Before we think Obama’s impact has ended, Dr. Zuckerberg believes there’s an important lesson his supporters can still learn. “Obama perhaps represents being more mature than us. He will not be absorbed into tears or into anger and that’s what makes him more mature. That’s why he can put his chair next to Trump’s in the Oval Office- mature to baby- and he’s not going to devolve himself in an immature position. He’ll remain adult. And that’s what we need to do, remain adult or aspire to adulthood.”

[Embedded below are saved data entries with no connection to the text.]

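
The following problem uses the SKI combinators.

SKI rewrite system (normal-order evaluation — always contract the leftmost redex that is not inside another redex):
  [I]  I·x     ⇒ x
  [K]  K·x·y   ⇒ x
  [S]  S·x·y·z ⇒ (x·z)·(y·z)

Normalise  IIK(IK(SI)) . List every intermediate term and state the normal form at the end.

Answer: normal form = K(K(SI))  (in 3 steps)

Derivation:
  start: IIK(IK(SI))
  step 1: IK(IK(SI))
  step 2: K(IK(SI))
  step 3: K(K(SI))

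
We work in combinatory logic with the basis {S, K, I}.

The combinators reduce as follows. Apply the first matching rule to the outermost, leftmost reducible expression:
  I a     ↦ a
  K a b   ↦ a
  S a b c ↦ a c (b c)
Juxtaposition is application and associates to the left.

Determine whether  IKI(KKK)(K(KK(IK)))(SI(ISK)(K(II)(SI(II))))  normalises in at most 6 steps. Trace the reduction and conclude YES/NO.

  start: IKI(KKK)(K(KK(IK)))(SI(ISK)(K(II)(SI(II))))
  →1  KI(KKK)(K(KK(IK)))(SI(ISK)(K(II)(SI(II))))
  →2  I(K(KK(IK)))(SI(ISK)(K(II)(SI(II))))
  →3  K(KK(IK))(SI(ISK)(K(II)(SI(II))))
  →4  KK(IK)
  →5  K

Answer: YES — reaches normal form K in 5 ≤ 6 steps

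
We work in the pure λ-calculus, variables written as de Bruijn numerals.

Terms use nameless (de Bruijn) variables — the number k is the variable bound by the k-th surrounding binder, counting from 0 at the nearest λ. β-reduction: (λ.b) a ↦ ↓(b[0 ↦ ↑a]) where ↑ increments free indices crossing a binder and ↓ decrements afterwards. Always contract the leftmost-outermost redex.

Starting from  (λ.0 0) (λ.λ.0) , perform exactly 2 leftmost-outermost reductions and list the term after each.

Answer: after 2 steps: λ.0

Reduction:
  start: (λ.0 0) (λ.λ.0)
  [1] (λ.λ.0) (λ.λ.0)
  [2] λ.0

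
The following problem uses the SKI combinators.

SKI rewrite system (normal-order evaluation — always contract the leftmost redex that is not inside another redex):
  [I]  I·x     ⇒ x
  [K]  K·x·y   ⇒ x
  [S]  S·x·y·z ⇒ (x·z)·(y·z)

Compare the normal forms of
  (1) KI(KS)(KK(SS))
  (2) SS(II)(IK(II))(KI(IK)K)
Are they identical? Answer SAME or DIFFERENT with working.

Answer: DIFFERENT — A ⇓ K, B ⇓ I

Derivation:
Term A:
  start: KI(KS)(KK(SS))
  →1  I(KK(SS))
  →2  KK(SS)
  →3  K

Term B:
  start: SS(II)(IK(II))(KI(IK)K)
  →1  S(IK(II))(II(IK(II)))(KI(IK)K)
  →2  IK(II)(KI(IK)K)(II(IK(II))(KI(IK)K))
  →3  K(II)(KI(IK)K)(II(IK(II))(KI(IK)K))
  →4  II(II(IK(II))(KI(IK)K))
  →5  I(II(IK(II))(KI(IK)K))
  →6  II(IK(II))(KI(IK)K)
  →7  I(IK(II))(KI(IK)K)
  →8  IK(II)(KI(IK)K)
  →9  K(II)(KI(IK)K)
  →10  II
  →11  I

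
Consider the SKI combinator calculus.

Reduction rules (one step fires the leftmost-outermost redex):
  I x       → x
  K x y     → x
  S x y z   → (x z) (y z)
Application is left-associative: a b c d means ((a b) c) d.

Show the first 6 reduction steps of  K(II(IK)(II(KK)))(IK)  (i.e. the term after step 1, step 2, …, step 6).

  start: K(II(IK)(II(KK)))(IK)
  [1] II(IK)(II(KK))
  [2] I(IK)(II(KK))
  [3] IK(II(KK))
  [4] K(II(KK))
  [5] K(I(KK))
  [6] K(KK)

Answer: after 6 steps: K(KK)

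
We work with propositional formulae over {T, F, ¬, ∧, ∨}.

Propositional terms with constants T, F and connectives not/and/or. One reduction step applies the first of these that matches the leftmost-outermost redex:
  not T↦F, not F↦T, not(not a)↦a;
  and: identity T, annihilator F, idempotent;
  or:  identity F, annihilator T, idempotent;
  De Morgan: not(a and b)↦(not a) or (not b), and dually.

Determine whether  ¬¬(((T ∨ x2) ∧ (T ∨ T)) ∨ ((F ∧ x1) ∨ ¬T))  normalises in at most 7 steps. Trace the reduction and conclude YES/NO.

  start: ¬¬(((T ∨ x2) ∧ (T ∨ T)) ∨ ((F ∧ x1) ∨ ¬T))
  step 1: ((T ∨ x2) ∧ (T ∨ T)) ∨ ((F ∧ x1) ∨ ¬T)
  step 2: (T ∧ (T ∨ T)) ∨ ((F ∧ x1) ∨ ¬T)
  step 3: (T ∨ T) ∨ ((F ∧ x1) ∨ ¬T)
  step 4: T ∨ ((F ∧ x1) ∨ ¬T)
  step 5: T

Answer: YES — reaches normal form T in 5 ≤ 7 steps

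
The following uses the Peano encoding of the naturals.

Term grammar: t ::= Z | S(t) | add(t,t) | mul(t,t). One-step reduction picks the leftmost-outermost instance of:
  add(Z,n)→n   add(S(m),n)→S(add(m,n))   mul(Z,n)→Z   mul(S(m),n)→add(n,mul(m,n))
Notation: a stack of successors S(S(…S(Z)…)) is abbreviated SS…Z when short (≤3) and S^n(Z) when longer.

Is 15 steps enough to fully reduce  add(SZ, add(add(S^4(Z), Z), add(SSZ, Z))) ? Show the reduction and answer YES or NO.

  start: add(SZ, add(add(S^4(Z), Z), add(SSZ, Z)))
  [1] S(add(Z, add(add(S^4(Z), Z), add(SSZ, Z))))
  [2] S(add(add(S^4(Z), Z), add(SSZ, Z)))
  [3] S(add(S(add(SSSZ, Z)), add(SSZ, Z)))
  [4] S(S(add(add(SSSZ, Z), add(SSZ, Z))))
  [5] S(S(add(S(add(SSZ, Z)), add(SSZ, Z))))
  [6] S(S(S(add(add(SSZ, Z), add(SSZ, Z)))))
  [7] S(S(S(add(S(add(SZ, Z)), add(SSZ, Z)))))
  [8] S(S(S(S(add(add(SZ, Z), add(SSZ, Z))))))
  [9] S(S(S(S(add(S(add(Z, Z)), add(SSZ, Z))))))
  [10] S(S(S(S(S(add(add(Z, Z), add(SSZ, Z)))))))
  [11] S(S(S(S(S(add(Z, add(SSZ, Z)))))))
  [12] S(S(S(S(S(add(SSZ, Z))))))
  [13] S(S(S(S(S(S(add(SZ, Z)))))))
  [14] S(S(S(S(S(S(S(add(Z, Z))))))))
  [15] S^7(Z)

Answer: YES — reaches normal form S^7(Z) in 15 ≤ 15 steps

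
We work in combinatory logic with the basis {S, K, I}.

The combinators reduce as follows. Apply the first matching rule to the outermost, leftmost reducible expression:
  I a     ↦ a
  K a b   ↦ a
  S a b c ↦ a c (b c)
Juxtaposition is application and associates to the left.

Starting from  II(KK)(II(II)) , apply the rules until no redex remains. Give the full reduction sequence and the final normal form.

  start: II(KK)(II(II))
  →1  I(KK)(II(II))
  →2  KK(II(II))
  →3  K

Answer: normal form = K  (in 3 steps)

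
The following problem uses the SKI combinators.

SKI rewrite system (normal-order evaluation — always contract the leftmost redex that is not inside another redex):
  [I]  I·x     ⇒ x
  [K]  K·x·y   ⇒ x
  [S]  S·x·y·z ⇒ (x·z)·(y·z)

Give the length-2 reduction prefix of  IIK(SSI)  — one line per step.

  start: IIK(SSI)
  [1] IK(SSI)
  [2] K(SSI)

Answer: after 2 steps: K(SSI)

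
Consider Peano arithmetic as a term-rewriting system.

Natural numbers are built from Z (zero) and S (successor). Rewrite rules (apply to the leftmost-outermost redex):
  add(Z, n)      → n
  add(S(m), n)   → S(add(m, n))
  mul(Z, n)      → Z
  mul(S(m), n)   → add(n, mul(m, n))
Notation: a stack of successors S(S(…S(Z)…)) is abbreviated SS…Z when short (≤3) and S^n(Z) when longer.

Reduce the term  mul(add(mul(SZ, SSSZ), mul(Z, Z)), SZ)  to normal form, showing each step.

  start: mul(add(mul(SZ, SSSZ), mul(Z, Z)), SZ)
  step 1: mul(add(add(SSSZ, mul(Z, SSSZ)), mul(Z, Z)), SZ)
  step 2: mul(add(S(add(SSZ, mul(Z, SSSZ))), mul(Z, Z)), SZ)
  step 3: mul(S(add(add(SSZ, mul(Z, SSSZ)), mul(Z, Z))), SZ)
  step 4: add(SZ, mul(add(add(SSZ, mul(Z, SSSZ)), mul(Z, Z)), SZ))
  step 5: S(add(Z, mul(add(add(SSZ, mul(Z, SSSZ)), mul(Z, Z)), SZ)))
  step 6: S(mul(add(add(SSZ, mul(Z, SSSZ)), mul(Z, Z)), SZ))
  step 7: S(mul(add(S(add(SZ, mul(Z, SSSZ))), mul(Z, Z)), SZ))
  step 8: S(mul(S(add(add(SZ, mul(Z, SSSZ)), mul(Z, Z))), SZ))
  step 9: S(add(SZ, mul(add(add(SZ, mul(Z, SSSZ)), mul(Z, Z)), SZ)))
  step 10: S(S(add(Z, mul(add(add(SZ, mul(Z, SSSZ)), mul(Z, Z)), SZ))))
  step 11: S(S(mul(add(add(SZ, mul(Z, SSSZ)), mul(Z, Z)), SZ)))
  step 12: S(S(mul(add(S(add(Z, mul(Z, SSSZ))), mul(Z, Z)), SZ)))
  step 13: S(S(mul(S(add(add(Z, mul(Z, SSSZ)), mul(Z, Z))), SZ)))
  step 14: S(S(add(SZ, mul(add(add(Z, mul(Z, SSSZ)), mul(Z, Z)), SZ))))
  step 15: S(S(S(add(Z, mul(add(add(Z, mul(Z, SSSZ)), mul(Z, Z)), SZ)))))
  step 16: S(S(S(mul(add(add(Z, mul(Z, SSSZ)), mul(Z, Z)), SZ))))
  step 17: S(S(S(mul(add(mul(Z, SSSZ), mul(Z, Z)), SZ))))
  step 18: S(S(S(mul(add(Z, mul(Z, Z)), SZ))))
  step 19: S(S(S(mul(mul(Z, Z), SZ))))
  step 20: S(S(S(mul(Z, SZ))))
  step 21: SSSZ

Answer: normal form = SSSZ  (in 21 steps)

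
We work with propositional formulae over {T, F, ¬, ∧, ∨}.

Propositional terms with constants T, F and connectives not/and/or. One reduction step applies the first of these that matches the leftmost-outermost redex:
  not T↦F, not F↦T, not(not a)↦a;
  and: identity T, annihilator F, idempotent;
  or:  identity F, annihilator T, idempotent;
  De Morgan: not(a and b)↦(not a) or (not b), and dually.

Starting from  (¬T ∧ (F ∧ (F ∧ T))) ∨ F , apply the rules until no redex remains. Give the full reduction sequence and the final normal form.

  start: (¬T ∧ (F ∧ (F ∧ T))) ∨ F
  step 1: ¬T ∧ (F ∧ (F ∧ T))
  step 2: F ∧ (F ∧ (F ∧ T))
  step 3: F

Answer: normal form = F  (in 3 steps)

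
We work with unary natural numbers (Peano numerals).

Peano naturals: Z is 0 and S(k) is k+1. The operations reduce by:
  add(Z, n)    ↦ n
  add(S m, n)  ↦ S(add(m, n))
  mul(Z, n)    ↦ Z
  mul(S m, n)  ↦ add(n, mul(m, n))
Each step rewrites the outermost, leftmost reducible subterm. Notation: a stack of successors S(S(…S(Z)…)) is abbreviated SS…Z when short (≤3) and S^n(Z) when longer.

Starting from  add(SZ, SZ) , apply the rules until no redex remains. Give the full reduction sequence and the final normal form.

Answer: normal form = SSZ  (in 2 steps)

Working:
  start: add(SZ, SZ)
  [1] S(add(Z, SZ))
  [2] SSZ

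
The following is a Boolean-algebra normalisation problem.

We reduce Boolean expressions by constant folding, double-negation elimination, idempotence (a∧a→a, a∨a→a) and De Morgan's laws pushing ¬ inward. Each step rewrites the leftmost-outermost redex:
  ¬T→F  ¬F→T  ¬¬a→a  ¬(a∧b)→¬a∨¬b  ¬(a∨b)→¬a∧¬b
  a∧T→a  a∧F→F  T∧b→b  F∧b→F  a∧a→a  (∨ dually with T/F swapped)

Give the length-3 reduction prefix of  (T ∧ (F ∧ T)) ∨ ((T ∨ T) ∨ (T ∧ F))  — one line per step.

  start: (T ∧ (F ∧ T)) ∨ ((T ∨ T) ∨ (T ∧ F))
  [1] (F ∧ T) ∨ ((T ∨ T) ∨ (T ∧ F))
  [2] F ∨ ((T ∨ T) ∨ (T ∧ F))
  [3] (T ∨ T) ∨ (T ∧ F)

Answer: after 3 steps: (T ∨ T) ∨ (T ∧ F)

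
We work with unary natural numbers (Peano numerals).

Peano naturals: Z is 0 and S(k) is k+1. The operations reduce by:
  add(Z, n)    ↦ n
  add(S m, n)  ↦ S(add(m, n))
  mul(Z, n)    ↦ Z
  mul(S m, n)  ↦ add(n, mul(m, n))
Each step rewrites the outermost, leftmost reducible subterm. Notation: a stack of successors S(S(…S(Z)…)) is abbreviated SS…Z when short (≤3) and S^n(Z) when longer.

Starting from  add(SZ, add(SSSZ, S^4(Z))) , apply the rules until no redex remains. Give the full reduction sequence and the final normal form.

Answer: normal form = S^8(Z)  (in 6 steps)

Reduction:
  start: add(SZ, add(SSSZ, S^4(Z)))
  →1  S(add(Z, add(SSSZ, S^4(Z))))
  →2  S(add(SSSZ, S^4(Z)))
  →3  S(S(add(SSZ, S^4(Z))))
  →4  S(S(S(add(SZ, S^4(Z)))))
  →5  S(S(S(S(add(Z, S^4(Z))))))
  →6  S^8(Z)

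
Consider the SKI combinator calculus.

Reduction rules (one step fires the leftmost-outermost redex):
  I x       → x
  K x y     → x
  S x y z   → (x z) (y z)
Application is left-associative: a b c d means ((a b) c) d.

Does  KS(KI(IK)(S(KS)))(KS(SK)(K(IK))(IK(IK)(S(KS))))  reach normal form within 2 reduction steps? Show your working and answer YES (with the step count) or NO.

Answer: NO — after 2 steps the term is S(S(K(IK))(IK(IK)(S(KS)))), not yet normal

Working:
  start: KS(KI(IK)(S(KS)))(KS(SK)(K(IK))(IK(IK)(S(KS))))
  step 1: S(KS(SK)(K(IK))(IK(IK)(S(KS))))
  step 2: S(S(K(IK))(IK(IK)(S(KS))))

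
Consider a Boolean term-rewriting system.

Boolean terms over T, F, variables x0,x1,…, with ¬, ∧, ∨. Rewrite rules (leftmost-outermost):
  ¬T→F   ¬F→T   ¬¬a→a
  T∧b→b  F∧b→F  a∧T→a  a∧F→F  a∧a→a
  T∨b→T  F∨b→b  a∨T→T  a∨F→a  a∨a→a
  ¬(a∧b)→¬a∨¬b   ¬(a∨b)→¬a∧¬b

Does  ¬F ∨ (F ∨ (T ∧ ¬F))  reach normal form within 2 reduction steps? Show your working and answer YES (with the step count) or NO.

  start: ¬F ∨ (F ∨ (T ∧ ¬F))
  →1  T ∨ (F ∨ (T ∧ ¬F))
  →2  T

Answer: YES — reaches normal form T in 2 ≤ 2 steps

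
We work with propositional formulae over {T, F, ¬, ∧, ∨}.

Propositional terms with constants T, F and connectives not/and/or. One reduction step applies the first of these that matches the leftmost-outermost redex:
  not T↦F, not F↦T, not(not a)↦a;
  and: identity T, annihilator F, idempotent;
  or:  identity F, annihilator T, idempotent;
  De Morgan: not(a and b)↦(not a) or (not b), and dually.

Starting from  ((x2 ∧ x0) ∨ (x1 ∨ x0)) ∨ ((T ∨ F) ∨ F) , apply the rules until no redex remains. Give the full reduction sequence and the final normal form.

Answer: normal form = T  (in 3 steps)

Derivation:
  start: ((x2 ∧ x0) ∨ (x1 ∨ x0)) ∨ ((T ∨ F) ∨ F)
  →1  ((x2 ∧ x0) ∨ (x1 ∨ x0)) ∨ (T ∨ F)
  →2  ((x2 ∧ x0) ∨ (x1 ∨ x0)) ∨ T
  →3  T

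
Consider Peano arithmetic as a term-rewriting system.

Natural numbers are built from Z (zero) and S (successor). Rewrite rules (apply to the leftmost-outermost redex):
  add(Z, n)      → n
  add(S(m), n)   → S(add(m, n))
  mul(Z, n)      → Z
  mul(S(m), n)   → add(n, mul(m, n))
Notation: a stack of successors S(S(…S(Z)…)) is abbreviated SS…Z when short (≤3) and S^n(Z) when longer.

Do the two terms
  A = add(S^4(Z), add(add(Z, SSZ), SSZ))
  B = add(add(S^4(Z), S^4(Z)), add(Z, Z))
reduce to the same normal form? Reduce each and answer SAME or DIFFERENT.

Answer: SAME — A ⇓ S^8(Z), B ⇓ S^8(Z)

Derivation:
Term A:
  start: add(S^4(Z), add(add(Z, SSZ), SSZ))
  step 1: S(add(SSSZ, add(add(Z, SSZ), SSZ)))
  step 2: S(S(add(SSZ, add(add(Z, SSZ), SSZ))))
  step 3: S(S(S(add(SZ, add(add(Z, SSZ), SSZ)))))
  step 4: S(S(S(S(add(Z, add(add(Z, SSZ), SSZ))))))
  step 5: S(S(S(S(add(add(Z, SSZ), SSZ)))))
  step 6: S(S(S(S(add(SSZ, SSZ)))))
  step 7: S(S(S(S(S(add(SZ, SSZ))))))
  step 8: S(S(S(S(S(S(add(Z, SSZ)))))))
  step 9: S^8(Z)

Term B:
  start: add(add(S^4(Z), S^4(Z)), add(Z, Z))
  step 1: add(S(add(SSSZ, S^4(Z))), add(Z, Z))
  step 2: S(add(add(SSSZ, S^4(Z)), add(Z, Z)))
  step 3: S(add(S(add(SSZ, S^4(Z))), add(Z, Z)))
  step 4: S(S(add(add(SSZ, S^4(Z)), add(Z, Z))))
  step 5: S(S(add(S(add(SZ, S^4(Z))), add(Z, Z))))
  step 6: S(S(S(add(add(SZ, S^4(Z)), add(Z, Z)))))
  step 7: S(S(S(add(S(add(Z, S^4(Z))), add(Z, Z)))))
  step 8: S(S(S(S(add(add(Z, S^4(Z)), add(Z, Z))))))
  step 9: S(S(S(S(add(S^4(Z), add(Z, Z))))))
  step 10: S(S(S(S(S(add(SSSZ, add(Z, Z)))))))
  step 11: S(S(S(S(S(S(add(SSZ, add(Z, Z))))))))
  step 12: S(S(S(S(S(S(S(add(SZ, add(Z, Z)))))))))
  step 13: S(S(S(S(S(S(S(S(add(Z, add(Z, Z))))))))))
  step 14: S(S(S(S(S(S(S(S(add(Z, Z)))))))))
  step 15: S^8(Z)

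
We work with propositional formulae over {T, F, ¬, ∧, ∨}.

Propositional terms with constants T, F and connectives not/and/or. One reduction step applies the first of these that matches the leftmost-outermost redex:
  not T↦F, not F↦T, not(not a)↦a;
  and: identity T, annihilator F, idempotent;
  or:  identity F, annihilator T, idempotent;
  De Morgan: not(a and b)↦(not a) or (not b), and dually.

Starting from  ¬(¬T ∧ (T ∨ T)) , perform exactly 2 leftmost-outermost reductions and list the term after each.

Answer: after 2 steps: T ∨ ¬(T ∨ T)

Working:
  start: ¬(¬T ∧ (T ∨ T))
  step 1: ¬¬T ∨ ¬(T ∨ T)
  step 2: T ∨ ¬(T ∨ T)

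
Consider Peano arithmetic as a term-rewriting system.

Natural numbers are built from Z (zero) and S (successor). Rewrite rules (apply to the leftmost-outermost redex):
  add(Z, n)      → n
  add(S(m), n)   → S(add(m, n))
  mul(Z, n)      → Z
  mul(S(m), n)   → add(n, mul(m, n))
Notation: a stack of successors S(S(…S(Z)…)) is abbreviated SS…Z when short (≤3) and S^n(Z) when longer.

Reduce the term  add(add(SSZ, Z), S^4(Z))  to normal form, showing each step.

  start: add(add(SSZ, Z), S^4(Z))
  →1  add(S(add(SZ, Z)), S^4(Z))
  →2  S(add(add(SZ, Z), S^4(Z)))
  →3  S(add(S(add(Z, Z)), S^4(Z)))
  →4  S(S(add(add(Z, Z), S^4(Z))))
  →5  S(S(add(Z, S^4(Z))))
  →6  S^6(Z)

Answer: normal form = S^6(Z)  (in 6 steps)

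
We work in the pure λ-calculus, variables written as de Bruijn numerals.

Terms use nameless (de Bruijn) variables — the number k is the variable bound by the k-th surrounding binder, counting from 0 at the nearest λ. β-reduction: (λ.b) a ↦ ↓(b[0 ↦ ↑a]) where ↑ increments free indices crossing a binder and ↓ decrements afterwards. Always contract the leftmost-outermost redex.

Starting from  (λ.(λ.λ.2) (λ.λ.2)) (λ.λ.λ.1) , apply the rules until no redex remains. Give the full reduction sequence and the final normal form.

Answer: normal form = λ.λ.λ.λ.1  (in 2 steps)

Derivation:
  start: (λ.(λ.λ.2) (λ.λ.2)) (λ.λ.λ.1)
  [1] (λ.λ.λ.λ.λ.1) (λ.λ.λ.λ.λ.1)
  [2] λ.λ.λ.λ.1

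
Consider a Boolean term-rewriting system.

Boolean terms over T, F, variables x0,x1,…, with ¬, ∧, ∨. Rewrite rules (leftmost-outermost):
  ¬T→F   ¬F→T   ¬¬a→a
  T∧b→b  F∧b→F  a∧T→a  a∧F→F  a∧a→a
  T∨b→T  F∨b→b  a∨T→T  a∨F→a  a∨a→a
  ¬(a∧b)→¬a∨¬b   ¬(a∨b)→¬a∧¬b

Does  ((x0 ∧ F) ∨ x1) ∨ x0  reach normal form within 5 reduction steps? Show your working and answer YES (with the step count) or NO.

Answer: YES — reaches normal form x1 ∨ x0 in 2 ≤ 5 steps

Reduction:
  start: ((x0 ∧ F) ∨ x1) ∨ x0
  [1] (F ∨ x1) ∨ x0
  [2] x1 ∨ x0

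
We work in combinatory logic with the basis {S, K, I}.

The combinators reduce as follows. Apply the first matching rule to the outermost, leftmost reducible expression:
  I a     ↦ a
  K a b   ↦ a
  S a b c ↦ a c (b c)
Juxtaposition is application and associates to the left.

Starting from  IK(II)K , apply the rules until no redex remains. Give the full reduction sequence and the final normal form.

Answer: normal form = I  (in 3 steps)

Working:
  start: IK(II)K
  →1  K(II)K
  →2  II
  →3  I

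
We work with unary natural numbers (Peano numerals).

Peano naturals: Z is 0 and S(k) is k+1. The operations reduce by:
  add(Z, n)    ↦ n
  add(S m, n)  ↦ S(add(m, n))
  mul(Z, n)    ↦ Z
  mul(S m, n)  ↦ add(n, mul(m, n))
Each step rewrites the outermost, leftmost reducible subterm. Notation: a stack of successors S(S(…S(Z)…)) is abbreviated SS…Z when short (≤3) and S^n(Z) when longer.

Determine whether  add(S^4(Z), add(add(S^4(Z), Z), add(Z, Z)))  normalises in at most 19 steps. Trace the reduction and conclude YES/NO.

Answer: YES — reaches normal form S^8(Z) in 16 ≤ 19 steps

Reduction:
  start: add(S^4(Z), add(add(S^4(Z), Z), add(Z, Z)))
  →1  S(add(SSSZ, add(add(S^4(Z), Z), add(Z, Z))))
  →2  S(S(add(SSZ, add(add(S^4(Z), Z), add(Z, Z)))))
  →3  S(S(S(add(SZ, add(add(S^4(Z), Z), add(Z, Z))))))
  →4  S(S(S(S(add(Z, add(add(S^4(Z), Z), add(Z, Z)))))))
  →5  S(S(S(S(add(add(S^4(Z), Z), add(Z, Z))))))
  →6  S(S(S(S(add(S(add(SSSZ, Z)), add(Z, Z))))))
  →7  S(S(S(S(S(add(add(SSSZ, Z), add(Z, Z)))))))
  →8  S(S(S(S(S(add(S(add(SSZ, Z)), add(Z, Z)))))))
  →9  S(S(S(S(S(S(add(add(SSZ, Z), add(Z, Z))))))))
  →10  S(S(S(S(S(S(add(S(add(SZ, Z)), add(Z, Z))))))))
  →11  S(S(S(S(S(S(S(add(add(SZ, Z), add(Z, Z)))))))))
  →12  S(S(S(S(S(S(S(add(S(add(Z, Z)), add(Z, Z)))))))))
  →13  S(S(S(S(S(S(S(S(add(add(Z, Z), add(Z, Z))))))))))
  →14  S(S(S(S(S(S(S(S(add(Z, add(Z, Z))))))))))
  →15  S(S(S(S(S(S(S(S(add(Z, Z)))))))))
  →16  S^8(Z)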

Donald Trump and Barack Obama meet in the Oval Office two days after the election, November 10, 2016

Maybe the country has an eight-year itch and these mood swings are unavoidable. It’s easy to forget that the United States has been alternating presidential leadership for a while. Since 1980, two-term presidents have been the norm, three-terms if you count George H.W. Bush as an extension to the Reagan years. And Trump’s ascendancy is obviously not the first time in recent memory that the country has faced a tumultuous transition. In 2000, it took 36 days of lawsuits and court decisions before George W. Bush was declared the winner, edging Al Gore by .009% in Florida’s still-scrutinized election. In his December 2000 acceptance speech, Bush pledged to “seize the moment.” In the end, the way he seized those moments amounted to a mere 22% approval rating when he left office. While Obama had small shoes to fill, Trump faces Shaq-like sneaker proportions. Obama leaves office with an unprecedented 60% approval rating, with 65% of Americans saying his presidency was a success.

Which brings us back to the dark ceiling. As I wondered eight years ago, when the lights go out tonight for Donald and Melania Trump and they look up at their dark ceiling in the moments before they fall asleep, what hopes, dreams and fears will be staring back down at them? Whatever it is, Dr. Zuckerberg leaves the rest of us with a question that could determine the tone of the next four years: “Trump- do we give him a chance?”